Hi In fondo la storia di Ole Kirk Christiansen è un po’ una favola: il falegname danese che riempì il mondo di mattoncini.
Definire LEGO una semplice fabbrica di giocattoli è senz’altro riduttivo. Compagna di giochi instancabile, nel corso di quasi un secolo è stata amata dai bambini di ogni generazione, ha convinto gli adulti che crescere non significa dover smettere di giocare. Un’icona dell’esercizio creativo e dell’intrattenimento che neanche la digitalizzazione sembra in grado di fermare.
L’origine
È il 1916, siamo a Billund, un piccolo villaggio in Danimarca con meno di 300 anime. Kirk apre la sua falegnameria ed inizia a produrre arredamento per interni. L’attività funziona piuttosto bene ma a metà degli anni ’20 un incendio distrugge l’intera attività. Nonostante ciò, dalle
ceneri parte la ricostruzione di un’impresa ancora più grande e ambiziosa.Il destino era lì ad attendere con la Grande Depressione alle porte, eppure dall’ennesima crisi emerge l’ispirazione: rimpicciolire le dimensioni degli oggetti prodotti e cominciare a venderli come giocattoli. Nel 1934 nasce il nome LEGO, che nella sua lingua significa gioca bene (“led godt”).
Un nuovo prodotto (?)
Con la fine della guerra Kirk coglie la possibilità di introdurre una nuova linea produttiva utilizzando la plastica: il risultato è un camion scomponibile, liberamente assemblabile, che può essere ritenuto il suo primo prototipo di giocattolo modulare. Da quel momento, probabilmente consapevole delle potenzialità del progetto ancora in fase embrionale, avvia un’indagine per studiare le soluzioni adottate da altri colleghi.
L’inglese Harry Fisher Page, proprietario e designer dell’azienda Kiddicraft, ha anch’egli cominciato negli anni ’40 ad utilizzare la plastica per la creazione dei suoi giocattoli modulari, ma con un nuovo ed innovativo sistema di auto bloccaggio dei pezzi, che brevetta come Self-locking Building Bricks. L’idea entusiasma senz’altro Kirk che, in quella linea sottile tra ispirazione e plagio, comincia a muovere i passi verso i mattoncini che cambieranno per sempre la storia della fabbrica di Billund. I LEGO Mursten, il cui progetto è depositato sotto il nome di Automatic Binding Bricks, vengono lanciati sul mercato nel 1953.
La forma definitiva
La difficoltà più grande è giustificare l’uso della plastica al posto di legno e metallo, inteso da consumatori e rivenditori dell’epoca come sinonimo di poca durevolezza. Viene deciso allora di apportare al prodotto una nuova modifica così da poter sfruttare al massimo le sue possibilità di combinazione e collegamento, rendendolo quindi più versatile nell’utilizzo.
È il 1958 l’anno in cui vede la luce il LEGO come ancora oggi lo conosciamo, grazie alla maggiore stabilità di fissaggio dei singoli moduli permessa dall’aggiunta del piccolo cilindro nella loro cavità.
Quello stesso anno Kirk si spegne all’età di 67 anni, lasciando nelle mani dei figli il destino del lavoro di una vita intera.
Un nuovo inizio
Il successo è enorme e il nome LEGO si diffonde lungo tutto il continente europeo a ritmi sempre maggiori.

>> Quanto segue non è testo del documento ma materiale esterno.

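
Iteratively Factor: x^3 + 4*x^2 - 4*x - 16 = (x + 2)*(x^2 + 2*x - 8) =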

Ma è anche un momento di importanti scelte per il nuovo proprietario Godtfred Christiansen: decide di abbandonare per sempre la produzione di giocattoli in legno dopo un nuovo incendio che distrusse l’originaria attività del padre.
Dalle fiamme purificatrici inizia la nuova vita dei giocattoli danesi, dopo una lunga e faticosa ricerca della propria identità. Da quel momento inizia un’ascesa (quasi) senza sosta, senza tempo e senza età.
La sfida del futuro
Oggi il nome LEGO rappresenta un’immagine chiara e limpida che trascende il concetto stesso di giocattolo e abbraccia un più ampio concetto di intrattenimento. Dal cinema ai prodotti videoludici, dai parchi a tema ai negozi monomarca, è rimasta al fianco non solo dei bambini ma anche di chi ha voluto preservare una parte della propria infanzia, del piacere di meravigliarsi
La famiglia Christiansen gestisce l’azienda privatamente da 4 generazioni, ponendola anche sotto que
st’aspetto come un outsider del mondo finanziario multinazionale, usando i loro stessi prodotti come asset che seguono dinamiche di quotazione simili a quelle dell’oro
Ma adesso dovranno vedersela coi nativi digitali, con la digitalizzazione, con l’appetibilità del gioco manuale. Assisteremo ad una crisi del mattonino?